Conquête de la flandre.

L'occasion se présenta bientôt à un roi qui la cherchait. philippe IV son beau-pére mourut: il avait eû de sa premiére femme, sœur de louis XIII, cette princesse marie-thérése mariée à son cousin louis XIV; mariage, par lequel la monarchie espagnole est enfin tombée dans la maison de bourbon, si longtems son ennemie. de son second mariage avec marie-anne d'aûtriche, il avait eû charles second, enfant faible & malsain, héritier de sa couronne & seul reste de trois enfans mâles, dont deux étaient morts en bas âge. louis XIV prétendit, que la flandre & la franche-comté, provinces du roiaume d'espagne, devaient [p. 143] selon la jurisprudence de ces provinces, revenir à sa femme, malgré sa renonciation. si les causes des rois pouvaient se juger par les loix des nations à un tribunal désintéressé, l'affaire eût été un peu douteuse.

Louis fit éxaminer ses droits par son conseil & par des théologiens, qui les jugérent incontestables; mais le conseil & le confesseur de la veuve de philippe IV les trouvaient bien mauvais. elle avait pour elle une puissante raison, la loi expresse de charles-quint; mais les loix de charles-quint n'étaient guéres suivies par la cour de france.

Un de ces prétextes, que prenait le conseil du roi, était que les cinq-cent-mille écus donnés en dot à sa femme, n'avaient point été païés; mais on oubliait, que la dot de la fille de henri IV, ne l'avait pas été davantage. la france & l'espagne combattirent d'abord par des écrits, où l'on étala des calculs de banquier & des raisons d'avocat; mais la seule raison d'état était écoutée.

[M] Le roi, comptant encor plus sur ses forces que sur ses raisons, marcha en flandre à des conquêtes assurées. il était à la tête de trente-cinq-mille hommes: un autre corps de huit-mille fut envoié vers dunkerque; un de quatre-mille vers [p. 144] luxembourg. turenne était sous lui le général de cette armée. colbert avait multiplié les ressources de l'état, pour fournir à ces dépenses. louvois, nouveau ministre de la guerre, avait fait des préparatifs immenses pour la campagne. des magazins de toute espéce étaient distribués sur la frontiére. il introduisit le premier cette méthode avantageuse, que la faiblesse du gouvernement avait jusqu'alors renduë impraticable, de faire subsister les armées par magazin: quelque siége que le roi voulût faire, de quelque côté qu'il tournât ses armes, les secours & les subsistances étaient prêtes, les logemens des troupes marqués, leurs marches réglées. la discipline, renduë plus sévére de jour en jour par l'austérité infléxible du ministre, enchainait tous les officiers à leur devoir. la présence d'un jeune roi, l'idole de son armée, leur rendait la dureté de ce devoir aisée & chére. le grade militaire commença dès-lors à être un droit beaucoup au dessus de celui de la naissance. les services, & non les aieux, furent comptés, ce qui ne s'était guéres vu encore. par là l'officier de la plus médiocre naissance fut encouragé, sans que ceux de la plus haute eûssent à se plaindre. l'infanterie, sur qui tombait tout le poids de la guerre depuis [p. 145] l'inutilité reconnuë des lances, partagea les récompenses, dont la cavalerie était en possession. des maximes nouvelles dans le gouvernement inspiraient un nouveau courage.

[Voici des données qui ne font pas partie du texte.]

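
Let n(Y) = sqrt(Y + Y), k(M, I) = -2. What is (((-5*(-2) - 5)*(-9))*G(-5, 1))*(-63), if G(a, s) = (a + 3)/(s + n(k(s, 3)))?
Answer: -1134 + 2268*I ≈ -1134.0 + 2268.0*I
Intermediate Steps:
n(Y) = sqrt(2)*sqrt(Y) (n(Y) = sqrt(2*Y) = sqrt(2)*sqrt(Y))
G(a, s) = (3 + a)/(s + 2*I) (G(a, s) = (a + 3)/(s + sqrt(2)*sqrt(-2)) = (3 + a)/(s + sqrt(2)*(I*sqrt(2))) = (3 + a)/(s + 2*I))
(((-5*(-2) - 5)*(-9))*G(-5, 1))*(-63) = (((-5*(-2) - 5)*(-9))*((3 - 5)/(1 + 2*I)))*(-63) = (((10 - 5)*(-9))*(((1 - 2*I)/5)*(-2)))*(-63) = ((5*(-9))*(-2*(1 - 2*I)/5))*(-63) = -(-18)*(1 - 2*I)*(-63) = (18*(1 - 2*I))*(-63) = -1134*(1 - 2*I)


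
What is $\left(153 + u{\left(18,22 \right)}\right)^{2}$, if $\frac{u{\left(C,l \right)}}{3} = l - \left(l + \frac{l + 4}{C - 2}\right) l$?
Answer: $\frac{28740321}{16} \approx 1.7963 \cdot 10^{6}$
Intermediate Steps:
$u{\left(C,l \right)} = 3 l - 3 l \left(l + \frac{4 + l}{-2 + C}\right)$ ($u{\left(C,l \right)} = 3 \left(l - \left(l + \frac{l + 4}{C - 2}\right) l\right) = 3 \left(l - \left(l + \frac{4 + l}{-2 + C}\right) l\right) = 3 \left(l - l \left(l + \frac{4 + l}{-2 + C}\right)\right) = 3 l - 3 l \left(l + \frac{4 + l}{-2 + C}\right)$)
$\left(153 + u{\left(18,22 \right)}\right)^{2} = \left(153 + 3 \cdot 22 \frac{1}{-2 + 18} \left(-6 + 18 + 22 - 18 \cdot 22\right)\right)^{2} = \left(153 + 3 \cdot 22 \cdot \frac{1}{16} \left(-6 + 18 + 22 - 396\right)\right)^{2} = \left(153 + 3 \cdot 22 \cdot \frac{1}{16} \left(-362\right)\right)^{2} = \left(153 - \frac{5973}{4}\right)^{2} = \left(- \frac{5361}{4}\right)^{2} = \frac{28740321}{16}$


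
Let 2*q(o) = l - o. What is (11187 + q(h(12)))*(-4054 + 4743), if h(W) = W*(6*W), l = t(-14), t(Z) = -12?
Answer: 7406061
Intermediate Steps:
l = -12
h(W) = 6*W²
q(o) = -6 - o/2 (q(o) = (-12 - o)/2 = -6 - o/2)
(11187 + q(h(12)))*(-4054 + 4743) = (11187 + (-6 - 3*12²))*(-4054 + 4743) = (11187 + (-6 - 3*144))*689 = (11187 + (-6 - ½*864))*689 = (11187 + (-6 - 432))*689 = (11187 - 438)*689 = 10749*689 = 7406061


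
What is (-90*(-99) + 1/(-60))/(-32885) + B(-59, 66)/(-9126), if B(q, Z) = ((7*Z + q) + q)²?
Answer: -39727918679/3001085100 ≈ -13.238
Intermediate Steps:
B(q, Z) = (2*q + 7*Z)² (B(q, Z) = ((q + 7*Z) + q)² = (2*q + 7*Z)²)
(-90*(-99) + 1/(-60))/(-32885) + B(-59, 66)/(-9126) = (-90*(-99) + 1/(-60))/(-32885) + (2*(-59) + 7*66)²/(-9126) = (8910 - 1/60)*(-1/32885) + (-118 + 462)²*(-1/9126) = (534599/60)*(-1/32885) + 344²*(-1/9126) = -534599/1973100 + 118336*(-1/9126) = -534599/1973100 - 59168/4563 = -39727918679/3001085100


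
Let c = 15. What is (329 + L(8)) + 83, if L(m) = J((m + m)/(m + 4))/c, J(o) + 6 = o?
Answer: 18526/45 ≈ 411.69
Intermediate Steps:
J(o) = -6 + o
L(m) = -⅖ + 2*m/(15*(4 + m)) (L(m) = (-6 + (m + m)/(m + 4))/15 = (-6 + (2*m)/(4 + m))*(1/15) = (-6 + 2*m/(4 + m))*(1/15) = -⅖ + 2*m/(15*(4 + m)))
(329 + L(8)) + 83 = (329 + 4*(-6 - 1*8)/(15*(4 + 8))) + 83 = (329 + (4/15)*(-6 - 8)/12) + 83 = (329 + (4/15)*(1/12)*(-14)) + 83 = (329 - 14/45) + 83 = 14791/45 + 83 = 18526/45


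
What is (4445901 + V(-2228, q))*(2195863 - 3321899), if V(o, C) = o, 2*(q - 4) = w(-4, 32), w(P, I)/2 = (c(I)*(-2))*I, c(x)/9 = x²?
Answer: -5003735770228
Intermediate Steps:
c(x) = 9*x²
w(P, I) = -36*I³ (w(P, I) = 2*(((9*I²)*(-2))*I) = 2*((-18*I²)*I) = 2*(-18*I³) = -36*I³)
q = -589820 (q = 4 + (-36*32³)/2 = 4 + (-36*32768)/2 = 4 + (½)*(-1179648) = 4 - 589824 = -589820)
(4445901 + V(-2228, q))*(2195863 - 3321899) = (4445901 - 2228)*(2195863 - 3321899) = 4443673*(-1126036) = -5003735770228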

Le roi, entre un chef & un ministre également habiles, tous deux jaloux l'un de l'autre & ne l'en servant que mieux, suivi des meilleures troupes de l'europe, enfin ligué de nouveau avec le portugal, attaquait avec tous ces avantages une province mal défenduë d'un roiaume ruiné & déchiré. il n'avait à faire qu'à sa belle-mére, femme faible dont le gouvernement malheureux laissait la monarchie espagnole sans défense. la veuve de philippe IV avait pris pour son premier ministre, un jésuite allemand son confesseur, nommé le pére nitard, homme aussi capable de dominer sur sa pénitante, qu'incapable de gouvernèr un état, n'aiant rien d'un ministre & d'un prêtre, que la hauteur & l'ambition. il osa dire un jour au duc de lerme, même avant de gouverner: C'est vous qui me devez du respect, puisque j'ai tous les jours votre dieu dans mes mains, & votre reine à mes pieds. avec cette fierté si contraire à la vraie grandeur d'esprit, il laissait le trésor sans argent, les places de toute la monarchie en ruine, les ports sans vaisseaux, les [p. 146] armées sans discipline, destituées de chefs, mal païées, & plus mal conduites devant un ennemi, qui avait tout ce qui manquait à l'espagne.

L'art d'attaquer les places comme aujourd'hui, n'était pas encor perfectionné, parce que celui de les bien fortifièr & de les bien défendre, était plus ignoré. les frontiéres de la flandre espagnole étaient presque sans fortifications & sans garnisons.

Louis n'eut qu'à se présenter devant elles. il entra dans charleroi, comme dans paris; ath, tournai, furent prises en deux jours; furnes, armentiéres, [M] courtrai, ne tinrent pas davantage. il descendit dans la tranchée devant douai, & [M] elle se rendit le lendemain. lille, la plus florissante ville de ces païs, la seule bien fortifiée, & qui avait une garnison de six-mille hommes, [M] capitula après neuf jours de siége. les espagnols n'avaient que huit-mille hommes à opposèr à l'armée victorieuse; encore l'arriére-garde de cette petite armée fut-elle [M] taillée en piéces par le marquis, depuis maréchal de créqui. le reste se cacha sous bruxelles & sous mons, laissant le roi vaincre sans combattre.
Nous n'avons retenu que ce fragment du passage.